The second and most important question is: how can I return a value from a web page to my "original" python module? In python I would simply make a
return choice
but with a web page I have no idea how to do it.
Recap:
Starting from a web page, I run a cgi script ! Done
This CGI script runs my python program... Done
If the program is not able to take a decision,
3a create a web page with the possible choices I can do it
3b display the created web page ????????
3c return the response to the original python module ????????
"Does anybody know how can I open a webpage with python ? The second and most important question is: how can I return a value from a web page to my "original" python module ??"
This is all very simple.
However, you need to read about what the web really is. You need to read up on web servers, browsers and the HTTP protocol.
Here's the golden rule: A web server responds to HTTP requests with a web page.
The second part of that rules is: A Request is a URL and a method (GET or POST). There's more to a request, but that's the important part.
That's all that ever happens. So, you have to recast your use case into the above form.
Person clicks a bookmark; browser makes an empty request (to a URL of "/") and gets a form.
Person fills in the form, clicks the button; browser POST's the request (to the URL in the form) and gets one of two things.
If your script worked, they get their page that says it all worked.
If your script needed information, they get another form.
Person fills in the form, clicks the button; browser POST's the request (to the URL in the form) and gets the final page that says it all worked.
You can do all of this from a "CGI" script. Use mod_wsgi and plug your stuff into the Apache web server.
Or, you can get a web framework. Django, TurboGears, web.py, etc. You'll be happier with a framework even though you think your operation is simple.
I think you could modify the Python script to return an error if it needs a choice and accept choices as arguments. If you do that, you can check the return value from your cgi script and use that to call the python script appropriately and return the information to the user.
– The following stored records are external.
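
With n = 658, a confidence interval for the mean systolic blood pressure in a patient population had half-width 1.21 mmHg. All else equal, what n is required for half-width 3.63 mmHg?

Margin of error scales as 1/√n, so n₂ = n₁·(E₁/E₂)².
n₂ = 658 × (1.21/3.63)² = 658 × 0.1111 = 73.10
Round up: n₂ = 74.

74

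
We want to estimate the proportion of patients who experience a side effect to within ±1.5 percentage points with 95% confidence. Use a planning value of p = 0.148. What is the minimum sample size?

2153

For a proportion with margin E = 0.015 at 95% confidence, z = 1.960.
n = p̂(1−p̂)(z/E)² = 0.148 × 0.852 × (1.960/0.015)² = 2152.94
Round up: n = 2153.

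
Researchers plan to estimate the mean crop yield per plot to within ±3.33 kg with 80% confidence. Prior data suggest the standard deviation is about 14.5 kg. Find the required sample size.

32

For a mean, the margin of error is E = z·σ/√n, so n = (zσ/E)².
At 80% confidence, z = 1.282.
n = (1.282 × 14.5 / 3.33)² = 31.16
Round up: n = 32.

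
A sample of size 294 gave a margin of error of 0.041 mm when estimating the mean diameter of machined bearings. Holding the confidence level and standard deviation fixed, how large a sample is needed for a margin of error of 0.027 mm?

678

Margin of error scales as 1/√n, so n₂ = n₁·(E₁/E₂)².
n₂ = 294 × (0.041/0.027)² = 294 × 2.306 = 677.96
Round up: n₂ = 678.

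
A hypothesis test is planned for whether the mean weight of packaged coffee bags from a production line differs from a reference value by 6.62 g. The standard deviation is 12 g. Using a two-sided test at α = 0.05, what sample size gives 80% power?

26

For a one-sample z-test, n = ((z_{α/2} + z_β)·σ/δ)².
z_{α/2} = 1.960 (two-sided α = 0.05); z_β = 0.842 (power 80% → β = 0.2).
n = (2.802 × 12 / 6.62)² = 25.80
Round up: n = 26.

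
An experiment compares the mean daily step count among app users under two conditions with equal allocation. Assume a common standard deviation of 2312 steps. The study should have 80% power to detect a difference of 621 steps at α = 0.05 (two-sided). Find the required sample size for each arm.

For two equal groups, n per group = 2·((z_{α/2} + z_β)·σ/δ)².
z_{α/2} = 1.960; z_β = 0.842 (power 80%).
n = 2 × (2.802 × 2312 / 621)² = 2 × 108.83 = 217.66
Round up: n = 218 per group.

218 per group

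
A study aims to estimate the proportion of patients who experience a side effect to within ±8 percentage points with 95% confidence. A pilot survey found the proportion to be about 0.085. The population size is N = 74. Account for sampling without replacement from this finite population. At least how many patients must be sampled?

29

For a proportion with margin E = 0.08 at 95% confidence, z = 1.960.
n = p̂(1−p̂)(z/E)² = 0.085 × 0.915 × (1.960/0.08)² = 46.68 — call this n₀.
Finite-population correction with N = 74: n = n₀ / (1 + (n₀−1)/N) = 46.68 / 1.617 = 28.87
Round up: n = 29.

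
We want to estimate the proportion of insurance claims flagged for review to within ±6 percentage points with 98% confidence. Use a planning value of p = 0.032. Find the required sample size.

For a proportion with margin E = 0.06 at 98% confidence, z = 2.326.
n = p̂(1−p̂)(z/E)² = 0.032 × 0.968 × (2.326/0.06)² = 46.55
Round up: n = 47.

n = 47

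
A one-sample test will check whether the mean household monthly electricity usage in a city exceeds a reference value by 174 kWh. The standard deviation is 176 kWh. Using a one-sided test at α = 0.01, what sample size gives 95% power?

17

For a one-sample z-test, n = ((z_α + z_β)·σ/δ)².
z_α = 2.326 (one-sided α = 0.01); z_β = 1.645 (power 95% → β = 0.05).
n = (3.971 × 176 / 174)² = 16.13
Round up: n = 17.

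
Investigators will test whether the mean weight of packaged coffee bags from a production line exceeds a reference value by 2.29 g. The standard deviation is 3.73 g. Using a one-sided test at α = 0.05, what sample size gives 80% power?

For a one-sample z-test, n = ((z_α + z_β)·σ/δ)².
z_α = 1.645 (one-sided α = 0.05); z_β = 0.842 (power 80% → β = 0.2).
n = (2.487 × 3.73 / 2.29)² = 16.41
Round up: n = 17.

17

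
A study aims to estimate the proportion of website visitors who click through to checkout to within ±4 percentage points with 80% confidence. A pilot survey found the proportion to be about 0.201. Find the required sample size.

165

For a proportion with margin E = 0.04 at 80% confidence, z = 1.282.
n = p̂(1−p̂)(z/E)² = 0.201 × 0.799 × (1.282/0.04)² = 164.97
Round up: n = 165.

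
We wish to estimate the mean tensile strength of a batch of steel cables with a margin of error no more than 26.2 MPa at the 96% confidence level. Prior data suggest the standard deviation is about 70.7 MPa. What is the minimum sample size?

31

For a mean, the margin of error is E = z·σ/√n, so n = (zσ/E)².
At 96% confidence, z = 2.054.
n = (2.054 × 70.7 / 26.2)² = 30.72
Round up: n = 31.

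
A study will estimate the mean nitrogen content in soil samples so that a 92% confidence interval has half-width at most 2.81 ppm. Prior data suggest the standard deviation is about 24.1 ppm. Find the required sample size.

226

For a mean, the margin of error is E = z·σ/√n, so n = (zσ/E)².
At 92% confidence, z = 1.751.
n = (1.751 × 24.1 / 2.81)² = 225.52
Round up: n = 226.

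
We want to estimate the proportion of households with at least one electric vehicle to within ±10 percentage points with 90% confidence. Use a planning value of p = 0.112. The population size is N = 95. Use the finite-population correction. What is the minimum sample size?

22

For a proportion with margin E = 0.1 at 90% confidence, z = 1.645.
n = p̂(1−p̂)(z/E)² = 0.112 × 0.888 × (1.645/0.1)² = 26.91 — call this n₀.
Finite-population correction with N = 95: n = n₀ / (1 + (n₀−1)/N) = 26.91 / 1.273 = 21.14
Round up: n = 22.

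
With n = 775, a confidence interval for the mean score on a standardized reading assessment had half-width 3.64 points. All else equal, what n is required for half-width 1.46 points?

Margin of error scales as 1/√n, so n₂ = n₁·(E₁/E₂)².
n₂ = 775 × (3.64/1.46)² = 775 × 6.216 = 4817.40
Round up: n₂ = 4818.

4818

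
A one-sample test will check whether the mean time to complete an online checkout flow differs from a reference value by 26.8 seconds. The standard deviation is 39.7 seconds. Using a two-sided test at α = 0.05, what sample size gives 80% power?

n = 18

For a one-sample z-test, n = ((z_{α/2} + z_β)·σ/δ)².
z_{α/2} = 1.960 (two-sided α = 0.05); z_β = 0.842 (power 80% → β = 0.2).
n = (2.802 × 39.7 / 26.8)² = 17.23
Round up: n = 18.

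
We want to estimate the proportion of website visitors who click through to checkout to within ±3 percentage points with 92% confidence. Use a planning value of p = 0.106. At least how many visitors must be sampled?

n = 323

For a proportion with margin E = 0.03 at 92% confidence, z = 1.751.
n = p̂(1−p̂)(z/E)² = 0.106 × 0.894 × (1.751/0.03)² = 322.83
Round up: n = 323.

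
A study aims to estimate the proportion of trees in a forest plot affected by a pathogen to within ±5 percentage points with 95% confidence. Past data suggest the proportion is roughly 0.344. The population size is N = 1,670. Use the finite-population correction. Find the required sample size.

288

For a proportion with margin E = 0.05 at 95% confidence, z = 1.960.
n = p̂(1−p̂)(z/E)² = 0.344 × 0.656 × (1.960/0.05)² = 346.76 — call this n₀.
Finite-population correction with N = 1,670: n = n₀ / (1 + (n₀−1)/N) = 346.76 / 1.207 = 287.29
Round up: n = 288.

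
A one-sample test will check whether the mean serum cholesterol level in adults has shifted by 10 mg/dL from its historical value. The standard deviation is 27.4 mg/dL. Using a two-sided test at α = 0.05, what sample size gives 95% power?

For a one-sample z-test, n = ((z_{α/2} + z_β)·σ/δ)².
z_{α/2} = 1.960 (two-sided α = 0.05); z_β = 1.645 (power 95% → β = 0.05).
n = (3.605 × 27.4 / 10)² = 97.57
Round up: n = 98.

98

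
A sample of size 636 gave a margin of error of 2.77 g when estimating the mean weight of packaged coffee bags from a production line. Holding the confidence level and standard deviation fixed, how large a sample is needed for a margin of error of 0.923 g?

Margin of error scales as 1/√n, so n₂ = n₁·(E₁/E₂)².
n₂ = 636 × (2.77/0.923)² = 636 × 9.007 = 5728.45
Round up: n₂ = 5729.

5729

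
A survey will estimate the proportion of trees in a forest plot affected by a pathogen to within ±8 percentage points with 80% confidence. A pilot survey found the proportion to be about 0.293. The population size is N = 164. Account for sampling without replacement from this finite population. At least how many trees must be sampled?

41

For a proportion with margin E = 0.08 at 80% confidence, z = 1.282.
n = p̂(1−p̂)(z/E)² = 0.293 × 0.707 × (1.282/0.08)² = 53.20 — call this n₀.
Finite-population correction with N = 164: n = n₀ / (1 + (n₀−1)/N) = 53.20 / 1.318 = 40.36
Round up: n = 41.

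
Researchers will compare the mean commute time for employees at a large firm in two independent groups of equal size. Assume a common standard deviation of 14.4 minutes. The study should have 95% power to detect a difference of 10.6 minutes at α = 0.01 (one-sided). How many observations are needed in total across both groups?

118 total

For two equal groups, n per group = 2·((z_α + z_β)·σ/δ)².
z_α = 2.326; z_β = 1.645 (power 95%).
n = 2 × (3.971 × 14.4 / 10.6)² = 2 × 29.10 = 58.20
Round up: n = 59 per group.
Total across both groups: 2 × 59 = 118.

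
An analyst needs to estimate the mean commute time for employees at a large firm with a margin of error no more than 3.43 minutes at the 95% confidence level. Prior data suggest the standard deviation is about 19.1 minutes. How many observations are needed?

120

For a mean, the margin of error is E = z·σ/√n, so n = (zσ/E)².
At 95% confidence, z = 1.960.
n = (1.960 × 19.1 / 3.43)² = 119.12
Round up: n = 120.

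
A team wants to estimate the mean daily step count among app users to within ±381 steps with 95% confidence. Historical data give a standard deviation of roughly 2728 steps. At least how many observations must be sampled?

197

For a mean, the margin of error is E = z·σ/√n, so n = (zσ/E)².
At 95% confidence, z = 1.960.
n = (1.960 × 2728 / 381)² = 196.95
Round up: n = 197.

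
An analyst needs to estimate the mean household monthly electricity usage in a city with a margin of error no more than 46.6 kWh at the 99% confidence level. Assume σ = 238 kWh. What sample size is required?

174

For a mean, the margin of error is E = z·σ/√n, so n = (zσ/E)².
At 99% confidence, z = 2.576.
n = (2.576 × 238 / 46.6)² = 173.09
Round up: n = 174.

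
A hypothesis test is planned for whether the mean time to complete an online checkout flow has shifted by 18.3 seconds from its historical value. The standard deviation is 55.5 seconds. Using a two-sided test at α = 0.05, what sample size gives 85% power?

For a one-sample z-test, n = ((z_{α/2} + z_β)·σ/δ)².
z_{α/2} = 1.960 (two-sided α = 0.05); z_β = 1.036 (power 85% → β = 0.15).
n = (2.996 × 55.5 / 18.3)² = 82.56
Round up: n = 83.

83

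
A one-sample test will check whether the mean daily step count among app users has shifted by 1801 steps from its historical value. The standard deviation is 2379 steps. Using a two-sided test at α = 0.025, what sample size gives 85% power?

For a one-sample z-test, n = ((z_{α/2} + z_β)·σ/δ)².
z_{α/2} = 2.241 (two-sided α = 0.025); z_β = 1.036 (power 85% → β = 0.15).
n = (3.277 × 2379 / 1801)² = 18.74
Round up: n = 19.

19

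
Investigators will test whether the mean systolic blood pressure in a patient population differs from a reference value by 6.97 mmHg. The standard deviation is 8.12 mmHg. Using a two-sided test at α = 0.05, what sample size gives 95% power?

18

For a one-sample z-test, n = ((z_{α/2} + z_β)·σ/δ)².
z_{α/2} = 1.960 (two-sided α = 0.05); z_β = 1.645 (power 95% → β = 0.05).
n = (3.605 × 8.12 / 6.97)² = 17.64
Round up: n = 18.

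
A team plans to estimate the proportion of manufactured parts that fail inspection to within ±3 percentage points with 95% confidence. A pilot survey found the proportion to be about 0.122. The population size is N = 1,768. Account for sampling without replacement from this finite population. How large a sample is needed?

For a proportion with margin E = 0.03 at 95% confidence, z = 1.960.
n = p̂(1−p̂)(z/E)² = 0.122 × 0.878 × (1.960/0.03)² = 457.22 — call this n₀.
Finite-population correction with N = 1,768: n = n₀ / (1 + (n₀−1)/N) = 457.22 / 1.258 = 363.45
Round up: n = 364.

n = 364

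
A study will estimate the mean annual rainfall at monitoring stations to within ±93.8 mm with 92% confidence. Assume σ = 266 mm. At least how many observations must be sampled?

25

For a mean, the margin of error is E = z·σ/√n, so n = (zσ/E)².
At 92% confidence, z = 1.751.
n = (1.751 × 266 / 93.8)² = 24.66
Round up: n = 25.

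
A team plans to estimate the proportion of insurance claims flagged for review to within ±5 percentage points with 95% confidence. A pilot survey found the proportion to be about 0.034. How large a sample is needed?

For a proportion with margin E = 0.05 at 95% confidence, z = 1.960.
n = p̂(1−p̂)(z/E)² = 0.034 × 0.966 × (1.960/0.05)² = 50.47
Round up: n = 51.

51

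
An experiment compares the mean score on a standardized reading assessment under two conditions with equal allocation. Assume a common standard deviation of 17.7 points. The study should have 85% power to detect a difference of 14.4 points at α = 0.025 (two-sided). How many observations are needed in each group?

For two equal groups, n per group = 2·((z_{α/2} + z_β)·σ/δ)².
z_{α/2} = 2.241; z_β = 1.036 (power 85%).
n = 2 × (3.277 × 17.7 / 14.4)² = 2 × 16.22 = 32.44
Round up: n = 33 per group.

33 per group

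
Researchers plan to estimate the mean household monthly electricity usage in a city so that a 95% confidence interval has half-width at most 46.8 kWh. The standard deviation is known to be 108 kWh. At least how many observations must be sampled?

21

For a mean, the margin of error is E = z·σ/√n, so n = (zσ/E)².
At 95% confidence, z = 1.960.
n = (1.960 × 108 / 46.8)² = 20.46
Round up: n = 21.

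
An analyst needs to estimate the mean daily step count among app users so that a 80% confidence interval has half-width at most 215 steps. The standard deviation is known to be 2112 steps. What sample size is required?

159

For a mean, the margin of error is E = z·σ/√n, so n = (zσ/E)².
At 80% confidence, z = 1.282.
n = (1.282 × 2112 / 215)² = 158.59
Round up: n = 159.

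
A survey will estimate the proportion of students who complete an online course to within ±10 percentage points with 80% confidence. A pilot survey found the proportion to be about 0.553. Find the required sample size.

n = 41

For a proportion with margin E = 0.1 at 80% confidence, z = 1.282.
n = p̂(1−p̂)(z/E)² = 0.553 × 0.447 × (1.282/0.1)² = 40.63
Round up: n = 41.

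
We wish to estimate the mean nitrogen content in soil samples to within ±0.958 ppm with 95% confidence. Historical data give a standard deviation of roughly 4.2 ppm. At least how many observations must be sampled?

74

For a mean, the margin of error is E = z·σ/√n, so n = (zσ/E)².
At 95% confidence, z = 1.960.
n = (1.960 × 4.2 / 0.958)² = 73.84
Round up: n = 74.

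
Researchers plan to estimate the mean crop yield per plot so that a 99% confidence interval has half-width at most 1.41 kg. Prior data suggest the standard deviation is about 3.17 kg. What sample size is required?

For a mean, the margin of error is E = z·σ/√n, so n = (zσ/E)².
At 99% confidence, z = 2.576.
n = (2.576 × 3.17 / 1.41)² = 33.54
Round up: n = 34.

n = 34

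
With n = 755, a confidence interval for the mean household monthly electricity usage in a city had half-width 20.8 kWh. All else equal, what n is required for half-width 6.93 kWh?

Margin of error scales as 1/√n, so n₂ = n₁·(E₁/E₂)².
n₂ = 755 × (20.8/6.93)² = 755 × 9.009 = 6801.80
Round up: n₂ = 6802.

6802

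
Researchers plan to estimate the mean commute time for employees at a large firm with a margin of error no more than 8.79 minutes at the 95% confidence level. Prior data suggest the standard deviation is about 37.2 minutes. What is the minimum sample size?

69

For a mean, the margin of error is E = z·σ/√n, so n = (zσ/E)².
At 95% confidence, z = 1.960.
n = (1.960 × 37.2 / 8.79)² = 68.81
Round up: n = 69.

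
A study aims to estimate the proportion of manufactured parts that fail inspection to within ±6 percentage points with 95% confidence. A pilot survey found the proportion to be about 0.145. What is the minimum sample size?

For a proportion with margin E = 0.06 at 95% confidence, z = 1.960.
n = p̂(1−p̂)(z/E)² = 0.145 × 0.855 × (1.960/0.06)² = 132.30
Round up: n = 133.

133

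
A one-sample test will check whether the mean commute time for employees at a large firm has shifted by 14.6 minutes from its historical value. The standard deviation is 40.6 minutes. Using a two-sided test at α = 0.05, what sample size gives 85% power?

For a one-sample z-test, n = ((z_{α/2} + z_β)·σ/δ)².
z_{α/2} = 1.960 (two-sided α = 0.05); z_β = 1.036 (power 85% → β = 0.15).
n = (2.996 × 40.6 / 14.6)² = 69.41
Round up: n = 70.

70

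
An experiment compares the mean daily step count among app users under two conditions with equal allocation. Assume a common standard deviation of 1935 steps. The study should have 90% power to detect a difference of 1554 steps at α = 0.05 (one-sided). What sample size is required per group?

For two equal groups, n per group = 2·((z_α + z_β)·σ/δ)².
z_α = 1.645; z_β = 1.282 (power 90%).
n = 2 × (2.927 × 1935 / 1554)² = 2 × 13.28 = 26.56
Round up: n = 27 per group.

27 per group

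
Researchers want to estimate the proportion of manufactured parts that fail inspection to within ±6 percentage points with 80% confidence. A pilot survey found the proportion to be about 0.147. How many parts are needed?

For a proportion with margin E = 0.06 at 80% confidence, z = 1.282.
n = p̂(1−p̂)(z/E)² = 0.147 × 0.853 × (1.282/0.06)² = 57.25
Round up: n = 58.

n = 58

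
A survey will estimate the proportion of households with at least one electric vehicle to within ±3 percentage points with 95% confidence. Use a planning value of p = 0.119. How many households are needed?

448

For a proportion with margin E = 0.03 at 95% confidence, z = 1.960.
n = p̂(1−p̂)(z/E)² = 0.119 × 0.881 × (1.960/0.03)² = 447.50
Round up: n = 448.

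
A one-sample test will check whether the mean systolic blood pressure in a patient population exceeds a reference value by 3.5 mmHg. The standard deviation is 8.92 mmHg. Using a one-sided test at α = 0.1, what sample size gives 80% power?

For a one-sample z-test, n = ((z_α + z_β)·σ/δ)².
z_α = 1.282 (one-sided α = 0.1); z_β = 0.842 (power 80% → β = 0.2).
n = (2.124 × 8.92 / 3.5)² = 29.30
Round up: n = 30.

30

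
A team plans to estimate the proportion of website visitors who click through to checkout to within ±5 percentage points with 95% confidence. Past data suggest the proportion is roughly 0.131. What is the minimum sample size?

For a proportion with margin E = 0.05 at 95% confidence, z = 1.960.
n = p̂(1−p̂)(z/E)² = 0.131 × 0.869 × (1.960/0.05)² = 174.93
Round up: n = 175.

175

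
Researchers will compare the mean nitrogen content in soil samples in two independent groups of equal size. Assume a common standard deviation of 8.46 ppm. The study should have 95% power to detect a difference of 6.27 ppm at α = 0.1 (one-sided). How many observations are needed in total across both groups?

64 total

For two equal groups, n per group = 2·((z_α + z_β)·σ/δ)².
z_α = 1.282; z_β = 1.645 (power 95%).
n = 2 × (2.927 × 8.46 / 6.27)² = 2 × 15.60 = 31.20
Round up: n = 32 per group.
Total across both groups: 2 × 32 = 64.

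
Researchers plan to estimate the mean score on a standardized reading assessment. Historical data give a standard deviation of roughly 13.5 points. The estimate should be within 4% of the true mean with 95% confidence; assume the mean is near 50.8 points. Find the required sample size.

n = 170

For a mean, the margin of error is E = z·σ/√n, so n = (zσ/E)².
At 95% confidence, z = 1.960.
E = 4% of 50.8 = 2.032 points.
n = (1.960 × 13.5 / 2.032)² = 169.56
Round up: n = 170.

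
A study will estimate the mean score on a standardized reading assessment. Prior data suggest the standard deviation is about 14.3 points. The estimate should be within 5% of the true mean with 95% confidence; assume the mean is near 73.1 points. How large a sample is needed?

For a mean, the margin of error is E = z·σ/√n, so n = (zσ/E)².
At 95% confidence, z = 1.960.
E = 5% of 73.1 = 3.655 points.
n = (1.960 × 14.3 / 3.655)² = 58.80
Round up: n = 59.

59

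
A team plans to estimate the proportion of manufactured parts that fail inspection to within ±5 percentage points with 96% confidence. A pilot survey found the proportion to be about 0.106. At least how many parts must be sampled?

160

For a proportion with margin E = 0.05 at 96% confidence, z = 2.054.
n = p̂(1−p̂)(z/E)² = 0.106 × 0.894 × (2.054/0.05)² = 159.92
Round up: n = 160.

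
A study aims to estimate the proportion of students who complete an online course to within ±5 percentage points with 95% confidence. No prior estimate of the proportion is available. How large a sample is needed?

For a proportion with margin E = 0.05 at 95% confidence, z = 1.960.
With no prior estimate, use p = 0.5, which maximizes p(1−p) at 0.25.
n = 0.25 × (z/E)² = 0.25 × (1.960/0.05)² = 384.16
Round up: n = 385.

n = 385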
Is there a reason why you can't call the python script directly? I suspect you'd end up with a neater implementation if you were to avoid the intermediate CGI.
What webserver are you using? What cgi language? Perl maybe?
Web pages don't return values, and they aren't programs - a web page is just a static collection of HTML or something similar which a browser can display. Your CGI script can't wait for the user to send a response - it must send the web page to the user and terminate.
However, if the browser performs a second query to your CGI program (or a different CGI program) based on the data in that page, then you can collect the information that way and continue from that point.
Probably easier if you write your cgi in python then call your python script from the cgi script.
Update your script to separate the UI from the logic.
Then it should be relatively easy to interface your script with the (python) cgi script.
For python cgi reference:
Five minutes to a Python CGI
http://docs.python.org/library/cgihttpserver.html
I think first off you need to separate your code from your interface. When you run a script, it spits out a page. You can pass arguments to it using url parameters. Ideally you want to do your logic, and then pass the results into a template that python prints to the cgi.